De l’importance de la communication avec le patient.
Le cancer colorectal est, en France, au 3e rang des cancers en incidence et au deuxième rang en mortalité. Le dépistage a son intérêt puisque détecté à un stade précoce, le taux de survie par cancer à 5 ans dépasse 90 %. Le dépistage est généralisé depuis 2008 par le test de détection de sang occulte dans les selles (Hemoccult II), proposé tous les 2 ans aux patients de 50 à 74 ans, suivi d’une coloscopie en cas de positivité. Avec un taux de participation de 50 %, ce dépistage permettrait de diminuer la mortalité de 15 à 20 %. Or, le taux de participation au dépistage a été de 32,1 % en 2010-2011, inférieur aux recommandations européennes (45 %). Des travaux précédents ont identifié de nombreux obstacles au dépistage, tant côté médecin que côté patient. Des enregistrements de consultation ont mis en évidence des problèmes de communication de la part des médecins qui se concentraient surtout sur l’aspect technique de la réalisation du test. Peu de place était laissée au patient et à ses interrogations. Une formation des médecins généralistes à la communication permet-elle d’augmenter le taux de participation de leurs patients au dépistage ? Les résultats positifs d’un essai d’intervention randomisé auprès de deux groupes de médecins généralistes ont été rapportés par Anne Youssefian (Paris) (1). L’intervention a consisté en une formation de 4 heures, axée sur la communication avec le patient. Les deux groupes de médecins étaient comparables en terme d’âge, sexe, ancienneté d’installation, milieu d’exercice et type d’installation, avec 17 médecins dans le groupe intervention et 28 dans le groupe témoin. Il existait une différence significative (p = 0,04) entre le groupe intervention et le groupe témoin à l’issue des 7 mois de l’étude sur le critère majeur de jugement : nombre de tests réalisés dans la population éligible de chaque médecin (36,67 % pour le groupe intervention versus 24,47 % pour le groupe témoin).
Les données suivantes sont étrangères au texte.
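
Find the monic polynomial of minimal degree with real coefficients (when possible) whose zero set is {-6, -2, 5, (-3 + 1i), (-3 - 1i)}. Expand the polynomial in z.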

Une autre étude a confirmé le rôle du médecin généraliste dans le suivi du patient, après un test Hémoccult positif (2). Dans ce travail (Émilie Ferrat, Créteil), ont été inclus tous les sujets ayant eu un test Hémoccult positif entre juin 2007 et décembre 2010 dans le Val-de-Marne (n = 2 369). 998 (45,3 %) sujets ont réalisé une coloscopie précocement, 989 (44,6 %) tardivement (délai› 58 J) et 102 (4,7 %) n’ont pas réalisé de coloscopie ; aucune information n’était disponible pour 119 (5,4 %). En analyse multivariée, il apparaissait que l’absence de réalisation de la coloscopie après un Hémoccult positif était influencée par des facteurs socio-économiques et le comportement du MG. Des interventions pour augmenter le suivi devraient cibler les sujets habitant dans les quartiers défavorisés. L’observance est meilleure en cas de test remis par le MG plutôt que reçu à domicile.
Les facteurs d’inégalité.
En France, la participation au dépistage du cancer du sein dans le cadre du dépistage organisé était de 52 % en 2010 (Invs), assez loin des 70 % espérés par l’OMS pour une diminution significative de la mortalité. La lutte contre les inégalités d’accès et de recours aux dépistages constitue une priorité du plan cancer 2009-2013. Les caractéristiques associées à l’absence de dépistage sont peu étudiées en France. Les objectifs du travail mené par Claire Rondet (Paris) étaient d’étudier les déterminants de la participation au dépistage des cancers du sein et de l’utérus (3). L’analyse a porté sur la cohorte SIRS (Santé, Inégalités et Ruptures sociales) conduite en 2010 portant sur un échantillon de 1 819 femmes représentatives de la population générale interrogées en face à face. Ont été incluses, 1 725 femmes de 25 ans ou plus, pour le frottis et 614 femmes de 50 ans ou plus, pour la mammographie. Les résultats montrent que 6,5 % des femmes n’ont jamais fait de mammographie et 8,8 % n’ont jamais fait de frottis de dépistage. 20,2 % ne sont pas à jour de leur mammographie et 17,1 % ne sont pas à jour de leur frottis. Les immigrées et les Françaises issues de l’immigration constituent des groupes particulièrement à distance du dépistage de ces cancers : OR = 2,93 ; IC 95 % [1,25-6,87] pour l’absence de mammographie et OR = 5,05 ; IC 95 % [3,35-7,86] pour l’absence de frottis chez les immigrées. Des politiques de dépistage « universalistes renforcées » doivent être soutenues.
(1) Abstract n° 234.
(2) Abstract n° 40.
(3) Abstract n° 84.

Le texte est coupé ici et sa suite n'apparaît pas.